Aussie DPM’s by-election win boosts troubled coalition
SYDNEY: Australia’s deputy prime minister has easily won a crucial by-election triggered by a dualcitizenship crisis that threatened the ruling coalition’s grip on power.
Barnaby Joyce’s (pic) emphatic re-election in the Saturday polls brought relief to a government which lost its slim parliamentary majority over the citizenship saga, and as it battled falling voter support and internal division.
“This has been a stunning victory,” Prime Minister Malcolm Turnbull told supporters on Saturday in Tamworth, a city in Joyce’s largely rural seat in New South Wales state.
“Barnaby Joyce has been re-elected member for New England with what appears to be the largest swing to the government in the history of by-elections in Australia.”
Counting was ongoing, but Joyce had so far picked up 64.6% of the vote, with his closest rival Labor’s David Ewings at 11.3%.

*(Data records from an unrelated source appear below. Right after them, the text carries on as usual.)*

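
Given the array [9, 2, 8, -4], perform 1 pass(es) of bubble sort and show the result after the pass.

After pass 1: [2, 8, -4, 9] (3 swaps)
Total swaps: 3


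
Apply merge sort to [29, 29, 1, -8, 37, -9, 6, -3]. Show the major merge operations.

Divide and conquer:
  Merge [29] + [29] -> [29, 29]
  Merge [1] + [-8] -> [-8, 1]
  Merge [29, 29] + [-8, 1] -> [-8, 1, 29, 29]
  Merge [37] + [-9] -> [-9, 37]
  Merge [6] + [-3] -> [-3, 6]
  Merge [-9, 37] + [-3, 6] -> [-9, -3, 6, 37]
  Merge [-8, 1, 29, 29] + [-9, -3, 6, 37] -> [-9, -8, -3, 1, 6, 29, 29, 37]


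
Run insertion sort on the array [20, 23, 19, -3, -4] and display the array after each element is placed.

First element 20 is already 'sorted'
Insert 23: shifted 0 elements -> [20, 23, 19, -3, -4]
Insert 19: shifted 2 elements -> [19, 20, 23, -3, -4]
Insert -3: shifted 3 elements -> [-3, 19, 20, 23, -4]
Insert -4: shifted 4 elements -> [-4, -3, 19, 20, 23]


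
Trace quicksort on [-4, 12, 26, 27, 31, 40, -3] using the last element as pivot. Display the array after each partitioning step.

Partition 1: pivot=-3 at index 1 -> [-4, -3, 26, 27, 31, 40, 12]
Partition 2: pivot=12 at index 2 -> [-4, -3, 12, 27, 31, 40, 26]
Partition 3: pivot=26 at index 3 -> [-4, -3, 12, 26, 31, 40, 27]
Partition 4: pivot=27 at index 4 -> [-4, -3, 12, 26, 27, 40, 31]
Partition 5: pivot=31 at index 5 -> [-4, -3, 12, 26, 27, 31, 40]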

Several members of the ruling Liberal-National coalition were turfed out of their seats after the High Court in October reaffirmed a constitutional provision barring dual citizens from serving in federal parliament.
In the lower House of Representatives, where the coalition held a narrow one-seat majority, Joyce and ex-tennis star John Alexander had to recontest their seats in by-elections.
Joyce had automatically acquired New Zealand citizenship through his father and renounced his Kiwi nationality so he could run again.
Alexander resigned from parliament after saying he was most likely a dual British citizen, but it was revealed later that it was unclear if he was even entitled to British nationality.